As I mentioned previously, I’m working through Stephen Fry’s The Ode Less Travelled very slowly to absorb as much wisdom as I can about writing poetry. This week’s post covers Chapter 3, Section 9, on “exotic” forms, which really just means “non-Western forms”.

The forms in this chapter include the Japanese haiku, senryu, and tanka; the Persian ghazal; the Vietnamese luc bat; and the Philippine tanaga.

The Japanese forms are fairly well known in the Western world, at least the haiku. The senryu uses the same syllable count, but can be about humans rather than nature and doesn’t require a seasonal word. The tanka is a slightly longer, but still syllable-based form. It consists of five lines, with 5/7/5/7/7 syllables, so a haiku form plus two bonus lines.

The ghazal is a form I’m less familiar with, but it involves a short refrain that is repeated at the end of both lines of the first couplet, and the second line of remaining couplets. The syllable just before the refrain rhymes across the couplets, while the other lines are more free. And in the final line of the final couplet, the poet generally introduces themself. I think if I were going to try this form, I might have the subject of my poem introduce themself thusly, rather than putting myself into a poem. But that might be part of the nature of a speculative ghazal. It’s also worth noting that this form doesn’t rely on a syllable count, like the others in this section do.
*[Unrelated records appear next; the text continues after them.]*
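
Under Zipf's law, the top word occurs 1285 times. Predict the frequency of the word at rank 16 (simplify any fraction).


Zipf's law: freq(rank) = f1 / rank
f1 = 1285, rank = 16
freq = 1285 / 16
GCD(1285, 16) = 1
Simplified: 1285/16

1285/16


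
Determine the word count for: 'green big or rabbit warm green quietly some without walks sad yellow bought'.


Counting words by splitting on spaces:
  Word 1: 'green'
  Word 2: 'big'
  Word 3: 'or'
  Word 4: 'rabbit'
  Word 5: 'warm'
  Word 6: 'green'
  Word 7: 'quietly'
  Word 8: 'some'
  Word 9: 'without'
  Word 10: 'walks'
  Word 11: 'sad'
  Word 12: 'yellow'
  Word 13: 'bought'
Total words: 13

13


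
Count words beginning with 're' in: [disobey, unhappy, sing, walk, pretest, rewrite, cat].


Checking each word for prefix 're':
  'disobey' -> no (count: 0)
  'unhappy' -> no (count: 0)
  'sing' -> no (count: 0)
  'walk' -> no (count: 0)
  'pretest' -> no (count: 0)
  'rewrite' -> YES, starts with 're' (count: 1)
  'cat' -> no (count: 1)
Total with prefix 're': 1

1


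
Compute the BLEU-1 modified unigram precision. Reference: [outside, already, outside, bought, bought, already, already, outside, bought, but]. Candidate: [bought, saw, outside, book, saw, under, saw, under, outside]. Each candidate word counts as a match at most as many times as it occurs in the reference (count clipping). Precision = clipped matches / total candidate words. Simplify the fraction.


Reference word counts: {'already': 3, 'bought': 3, 'but': 1, 'outside': 3}
Checking each candidate word (with clipping):
  'bought' -> in reference (ref count 3, used 1/3) -> match (matches: 1)
  'saw' -> not in reference -> no match (matches: 1)
  'outside' -> in reference (ref count 3, used 1/3) -> match (matches: 2)
  'book' -> not in reference -> no match (matches: 2)
  'saw' -> not in reference -> no match (matches: 2)
  'under' -> not in reference -> no match (matches: 2)
  'saw' -> not in reference -> no match (matches: 2)
  'under' -> not in reference -> no match (matches: 2)
  'outside' -> in reference (ref count 3, used 2/3) -> match (matches: 3)
Clipped matches: 3, Candidate length: 9
Precision = 3/9 = 1/3

1/3


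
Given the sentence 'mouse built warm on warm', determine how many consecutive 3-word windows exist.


Word trigrams from [5] words:
  Trigram 1: (mouse built warm)
  Trigram 2: (built warm on)
  Trigram 3: (warm on warm)
Total word trigrams: 5 - 2 = 3

3


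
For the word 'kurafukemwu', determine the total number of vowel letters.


Scanning each character of 'kurafukemwu':
  Position 1: 'k' -> consonant (running count: 0)
  Position 2: 'u' -> vowel (running count: 1)
  Position 3: 'r' -> consonant (running count: 1)
  Position 4: 'a' -> vowel (running count: 2)
  Position 5: 'f' -> consonant (running count: 2)
  Position 6: 'u' -> vowel (running count: 3)
  Position 7: 'k' -> consonant (running count: 3)
  Position 8: 'e' -> vowel (running count: 4)
  Position 9: 'm' -> consonant (running count: 4)
  Position 10: 'w' -> consonant (running count: 4)
  Position 11: 'u' -> vowel (running count: 5)
Total vowels: 5

5


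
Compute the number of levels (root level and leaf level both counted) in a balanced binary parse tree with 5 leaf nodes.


In a balanced binary tree with n leaves the deepest leaf is ceil(log2(n)) edges below the root,
so counting node levels inclusive of root and leaves gives ceil(log2(n)) + 1 levels.
log2(5) = 2.3219
ceil(2.3219) = 3
levels = 3 + 1 = 4

4


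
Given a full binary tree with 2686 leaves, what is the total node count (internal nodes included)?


Leaf nodes (terminals): 2686
Internal nodes = n - 1 = 2686 - 1 = 2685
Total = leaves + internal = 2686 + 2685 = 5371

5371


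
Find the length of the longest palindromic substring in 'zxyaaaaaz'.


Scanning 'zxyaaaaaz' for palindromic substrings.
Substring at positions 3-7: 'aaaaa'.
Check: reverse('aaaaa') = 'aaaaa' -> palindrome confirmed.
Neighbouring characters ('y' / 'z') break symmetry, so it cannot extend further.
No longer palindromic substring exists; longest length = 5

5


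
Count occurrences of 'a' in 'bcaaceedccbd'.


Scanning 'bcaaceedccbd' for 'a':
  Position 2: 'a' -> MATCH (count: 1)
  Position 3: 'a' -> MATCH (count: 2)
Total occurrences of 'a': 2

2


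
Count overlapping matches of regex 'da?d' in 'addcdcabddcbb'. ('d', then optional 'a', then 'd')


Pattern: da?d means 'd', then optional 'a', then 'd'.
Scanning 'addcdcabddcbb' position-by-position:
  Pos 0: window 'add' -> no
  Pos 1: window 'ddc' -> MATCH
  Pos 2: window 'dcd' -> no
  Pos 3: window 'cdc' -> no
  Pos 4: window 'dca' -> no
  Pos 5: window 'cab' -> no
  Pos 6: window 'abd' -> no
  Pos 7: window 'bdd' -> no
  Pos 8: window 'ddc' -> MATCH
  Pos 9: window 'dcb' -> no
  Pos 10: window 'cbb' -> no
  Pos 11: window 'bb' -> no
  Pos 12: window 'b' -> no
Total matches: 2

2


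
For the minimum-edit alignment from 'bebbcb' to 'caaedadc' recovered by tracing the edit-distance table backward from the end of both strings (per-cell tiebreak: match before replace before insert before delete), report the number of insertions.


Edit distance = 7. Backtracking from cell (6, 8) with preference match > replace > insert > delete,
then listing the resulting alignment 'bebbcb' -> 'caaedadc' left to right:
  Step 1: insert 'c' [insertion #1]
  Step 2: insert 'a' [insertion #2]
  Step 3: replace b->a
  Step 4: keep 'e'
  Step 5: replace b->d
  Step 6: replace b->a
  Step 7: replace c->d
  Step 8: replace b->c
Total insertions: 2

2


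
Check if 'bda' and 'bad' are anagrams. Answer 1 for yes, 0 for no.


Sort characters of 'bda': 'abd'
Sort characters of 'bad': 'abd'
Sorted forms match -> they ARE anagrams
Result: 1

1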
Luc bat means “six eight” in Vietnamese, and that dictates the number of syllables in each line of this form. The rhyme scheme in a luc bat, though, involves rhyming the sixth syllable of an eight-syllable line with the final syllable of the six-syllable line above it, and so on throughout the poem. So depending on how many lines you write, you could have quite a chain of rhymes.

The final form in this section is the tanaga, which I hadn’t heard of before, but it, too, is a syllable based form, consisting of four lines, seven syllables each, which all rhyme. Traditionally, this is an aaaa rhyme, but Fry notes that modern tanagas have also been aabb, abab, and abba rhymes.

The exercise for this section is four haiku. Since I spent most of April (and some of May) writing haiku (including IN Japan), I’m gonna skip this exercise. I feel pretty good about haiku as a form.

Next up is the sonnet, where we put all that iambic pentameter to use!